Scanners dump tool output. Nexus runs reasoning. TCSF wraps both in a single investigation tick — code in tcsf/kernel/research_loop.py, not a slide deck.
The tick
pipeline → findings_batch → EvidenceStore
→ reflect → experiment → learn → evaluate
→ graph projection
TcsfKernel.run_investigation loads a mode profile (nexus_url / nexus_network), runs the Nexus pipeline, normalises findings into evidence, then executes optional post_run capabilities: cap.cognitive.reflection and cap.cognitive.experiment.

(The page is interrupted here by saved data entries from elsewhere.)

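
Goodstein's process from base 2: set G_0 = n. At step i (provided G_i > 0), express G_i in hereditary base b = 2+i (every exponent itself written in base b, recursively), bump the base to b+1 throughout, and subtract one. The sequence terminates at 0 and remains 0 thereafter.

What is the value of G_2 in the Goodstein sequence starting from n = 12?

1065

G_0 = 12. HB_2(12) = 2^(2 + 1) + 2^2. Bump = 108. G_1 = 107.
G_1 = 107. HB_3(107) = 3^(3 + 1) + 2·3^2 + 2·3 + 2. Bump = 1066. G_2 = 1065.
G_2 = 1065. HB_4(1065) = 4^(4 + 1) + 2·4^2 + 2·4 + 1. Bump = 15686. G_3 = 15685.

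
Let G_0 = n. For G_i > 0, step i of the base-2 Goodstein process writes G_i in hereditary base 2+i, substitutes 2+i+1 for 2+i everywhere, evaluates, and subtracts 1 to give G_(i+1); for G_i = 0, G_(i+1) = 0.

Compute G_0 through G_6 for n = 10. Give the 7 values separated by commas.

10, 83, 1025, 15625, 279935, 4215754, 84073323

[0] 10 ≡ 2^(2 + 1) + 2 (base 2). Lift 3: 84. −1: 83.
[1] 83 ≡ 3^(3 + 1) + 2 (base 3). Lift 4: 1026. −1: 1025.
[2] 1025 ≡ 4^(4 + 1) + 1 (base 4). Lift 5: 15626. −1: 15625.
[3] 15625 ≡ 5^(5 + 1) (base 5). Lift 6: 279936. −1: 279935.
[4] 279935 ≡ 5·6^6 + 5·6^5 + 5·6^4 + 5·6^3 + 5·6^2 + 5·6 + 5 (base 6). Lift 7: 4215755. −1: 4215754.
[5] 4215754 ≡ 5·7^7 + 5·7^5 + 5·7^4 + 5·7^3 + 5·7^2 + 5·7 + 4 (base 7). Lift 8: 84073324. −1: 84073323.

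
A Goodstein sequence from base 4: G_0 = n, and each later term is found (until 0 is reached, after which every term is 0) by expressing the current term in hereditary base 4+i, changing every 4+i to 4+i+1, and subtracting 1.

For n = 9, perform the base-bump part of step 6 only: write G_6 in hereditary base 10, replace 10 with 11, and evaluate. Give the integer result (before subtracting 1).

i=0: 9 = 2·4 + 1 (b=4); 4→5: 2·5 + 1 = 11; 11−1 = 10
i=1: 10 = 2·5 (b=5); 5→6: 2·6 = 12; 12−1 = 11
i=2: 11 = 6 + 5 (b=6); 6→7: 7 + 5 = 12; 12−1 = 11
i=3: 11 = 7 + 4 (b=7); 7→8: 8 + 4 = 12; 12−1 = 11
i=4: 11 = 8 + 3 (b=8); 8→9: 9 + 3 = 12; 12−1 = 11
i=5: 11 = 9 + 2 (b=9); 9→10: 10 + 2 = 12; 12−1 = 11
i=6: 11 = 10 + 1 (b=10); 10→11: 11 + 1 = 12; 12−1 = 11

12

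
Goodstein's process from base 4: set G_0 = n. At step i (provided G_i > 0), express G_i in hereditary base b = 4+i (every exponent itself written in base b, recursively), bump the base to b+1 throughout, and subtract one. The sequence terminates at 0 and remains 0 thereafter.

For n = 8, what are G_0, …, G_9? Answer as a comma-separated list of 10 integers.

G_0=8  [base 4] 2·4  →[4↦5]→  2·5 = 10  −1 ⇒ G_1=9
G_1=9  [base 5] 5 + 4  →[5↦6]→  6 + 4 = 10  −1 ⇒ G_2=9
G_2=9  [base 6] 6 + 3  →[6↦7]→  7 + 3 = 10  −1 ⇒ G_3=9
G_3=9  [base 7] 7 + 2  →[7↦8]→  8 + 2 = 10  −1 ⇒ G_4=9
G_4=9  [base 8] 8 + 1  →[8↦9]→  9 + 1 = 10  −1 ⇒ G_5=9
G_5=9  [base 9] 9  →[9↦10]→  10 = 10  −1 ⇒ G_6=9
G_6=9  [base 10] 9  →[10↦11]→  9 = 9  −1 ⇒ G_7=8
G_7=8  [base 11] 8  →[11↦12]→  8 = 8  −1 ⇒ G_8=7
G_8=7  [base 12] 7  →[12↦13]→  7 = 7  −1 ⇒ G_9=6

8, 9, 9, 9, 9, 9, 9, 8, 7, 6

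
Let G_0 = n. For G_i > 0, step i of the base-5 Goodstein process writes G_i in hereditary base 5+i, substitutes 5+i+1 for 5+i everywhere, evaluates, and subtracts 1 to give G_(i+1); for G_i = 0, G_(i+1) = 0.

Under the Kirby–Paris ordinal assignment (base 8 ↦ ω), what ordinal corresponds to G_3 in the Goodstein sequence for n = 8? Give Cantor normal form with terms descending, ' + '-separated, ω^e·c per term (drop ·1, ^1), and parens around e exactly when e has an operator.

8 —HB5→ 5 + 3 —bump→ 6 + 3 = 9 —(−1)→ 8
8 —HB6→ 6 + 2 —bump→ 7 + 2 = 9 —(−1)→ 8
8 —HB7→ 7 + 1 —bump→ 8 + 1 = 9 —(−1)→ 8
8 —HB8→ 8 —bump→ 9 = 9 —(−1)→ 8

ω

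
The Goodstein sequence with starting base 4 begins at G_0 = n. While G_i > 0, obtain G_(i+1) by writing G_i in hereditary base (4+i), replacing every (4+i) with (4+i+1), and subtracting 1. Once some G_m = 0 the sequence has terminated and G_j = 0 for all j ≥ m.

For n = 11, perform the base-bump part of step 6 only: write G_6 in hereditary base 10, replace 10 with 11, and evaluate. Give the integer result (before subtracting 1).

16

[0] 11 ≡ 2·4 + 3 (base 4). Lift 5: 13. −1: 12.
[1] 12 ≡ 2·5 + 2 (base 5). Lift 6: 14. −1: 13.
[2] 13 ≡ 2·6 + 1 (base 6). Lift 7: 15. −1: 14.
[3] 14 ≡ 2·7 (base 7). Lift 8: 16. −1: 15.
[4] 15 ≡ 8 + 7 (base 8). Lift 9: 16. −1: 15.
[5] 15 ≡ 9 + 6 (base 9). Lift 10: 16. −1: 15.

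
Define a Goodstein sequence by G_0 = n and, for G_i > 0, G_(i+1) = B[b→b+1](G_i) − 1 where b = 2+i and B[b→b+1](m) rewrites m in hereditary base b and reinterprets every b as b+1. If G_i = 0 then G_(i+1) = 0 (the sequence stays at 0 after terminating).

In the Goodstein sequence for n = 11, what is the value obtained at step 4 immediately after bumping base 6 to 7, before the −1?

base 2: 11 = 2^(2 + 1) + 2 + 1; at 3: 3^(3 + 1) + 3 + 1 = 85; next = 84
base 3: 84 = 3^(3 + 1) + 3; at 4: 4^(4 + 1) + 4 = 1028; next = 1027
base 4: 1027 = 4^(4 + 1) + 3; at 5: 5^(5 + 1) + 3 = 15628; next = 15627
base 5: 15627 = 5^(5 + 1) + 2; at 6: 6^(6 + 1) + 2 = 279938; next = 279937
base 6: 279937 = 6^(6 + 1) + 1; at 7: 7^(7 + 1) + 1 = 5764802; next = 5764801

5764802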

What reflection actually does
- Heuristics always run — empty findings →
should_replan; active hypotheses with zero confirmed evidence → experiments recommended - LLM via MAL when available — critique is typed, not free-form chat
- Confirmed / refuted experiments mutate hypothesis status and re-enter the evidence plane
Invariant
Nexus remains the reasoning kernel. TCSF owns the loop, the event bus (tcsf/events/), evaluation, and learning signals. Engines never import provider SDKs — they request completions through MAL by task_type.
Why this matters
Autonomous security research only earns trust when the runtime can refuse to overclaim. This note documents a shipped invariant in Nexus / TCSF — the kind of detail practitioners and search engines both need to evaluate the system honestly.
FAQ
Is TCSF a scanner?
No. Scanners are observation capabilities. TcsfKernel owns the research tick around Nexus: evidence → reflect → experiment → learn → evaluate.
Do engines talk to OpenAI/Anthropic SDKs directly?
No. Engines request completions through the Model Abstraction Layer (MAL) by task_type only.